Cependant, il s’interrompit et la regarda droit dans les yeux. Il cherchait à prouver sa valeur donc à lui cacher des informations importantes. Mais quoi ? Avait-il trouvé la raison du renvoi de Tiyliu ? Non, cela ne se peut.

–Pourquoi avez-vous remplacé Tiyliu par Oron ?

–C’était une obligation.

Sa réponse laconique était pauvre de sens mais pleine de vérité. Louer sa force et ses prouesses à la channe n’aidaient en rien à justifier cette décision.

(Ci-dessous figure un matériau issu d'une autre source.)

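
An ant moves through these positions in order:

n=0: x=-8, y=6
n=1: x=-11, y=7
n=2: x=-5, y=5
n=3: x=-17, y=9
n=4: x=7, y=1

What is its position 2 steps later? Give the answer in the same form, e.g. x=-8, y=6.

x=55, y=-15

Consecutive displacements (-3, +1), (+6, -2), (-12, +4), (+24, -8) scale by a factor of -2 each step.
step 5: x=7, y=1 + (-48, +16) → x=-41, y=17
step 6: x=-41, y=17 + (+96, -32) → x=55, y=-15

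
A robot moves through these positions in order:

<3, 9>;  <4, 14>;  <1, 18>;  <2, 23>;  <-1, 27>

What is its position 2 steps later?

<-3, 36>

Step-to-step displacements: <+1, +5>, <-3, +4>, <+1, +5>, <-3, +4> — a repeating cycle of length 2.
step 5: apply <+1, +5> → <0, 32>
step 6: apply <-3, +4> → <-3, 36>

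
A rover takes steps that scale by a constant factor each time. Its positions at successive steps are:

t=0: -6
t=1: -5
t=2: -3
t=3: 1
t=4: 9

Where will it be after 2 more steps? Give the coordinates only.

The jumps are +1, +2, +4, +8 — a geometric progression with ratio 2.
step 5: 9 + 16 → 25
step 6: 25 + 32 → 57

57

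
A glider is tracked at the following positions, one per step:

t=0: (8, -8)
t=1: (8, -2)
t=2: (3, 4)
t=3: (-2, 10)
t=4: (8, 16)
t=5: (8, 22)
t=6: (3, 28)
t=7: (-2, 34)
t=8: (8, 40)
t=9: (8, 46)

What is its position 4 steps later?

(8, 70)

The first coordinate repeats the cycle [8, 8, 3, -2] with period 4; step 13 mod 4 = 1, giving 8.
The second coordinate changes by +6 each step, so at step 13 it is -8 + 13·(6) = 70.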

Les trois sœurs misaient sur des alliances ombreuses et inconnues du peuple. Certes, il en existait mais peu nombreuses à la Reigaa.

–La politique du pouvoir ? Questionna le chevalier.

–Oui.

Cilanna attendit une autre question mais aucune ne vint comme elle le souhaitait. Son regard fuyant convainquit la Reine d’amorcer un autre sujet, plus intime et plus houleux encore que l’avenir du chasseur.

–Aimes-tu ma sœur, Zorak ?

Cette fois il vrilla son regard au sien, surpris de l’audace de la plus discrète des souveraines.

–Freya et moi, ce n’est pas de l’amour.

–Ce n’est pas de Freya dont je parle. J’ai vu les regards que tu portais à ma Maleïka, ta confiance aveugle en elle.

Il l’entraîna dans une pièce où étaient accrochés des vêtements plus seyants à la vie du château. Sans se préoccuper de la jeune femme, il se dévêtit. Le corps d’un homme la laissait de marbre. Pour la satisfaire, autant émotionnellement que physiquement, elle n’avait besoin que d’une femme.

–Pour répondre à ta question, Aggo ne s’intéresse à aucune d’entre nous. De temps à autre, Freya lui rappelait qu’elle était une femme faite mais elle s’en est très vite lassée.

Il se tenait à demi-nu devant sa Reine. Seul un pantalon couvrait le reste de sa nudité.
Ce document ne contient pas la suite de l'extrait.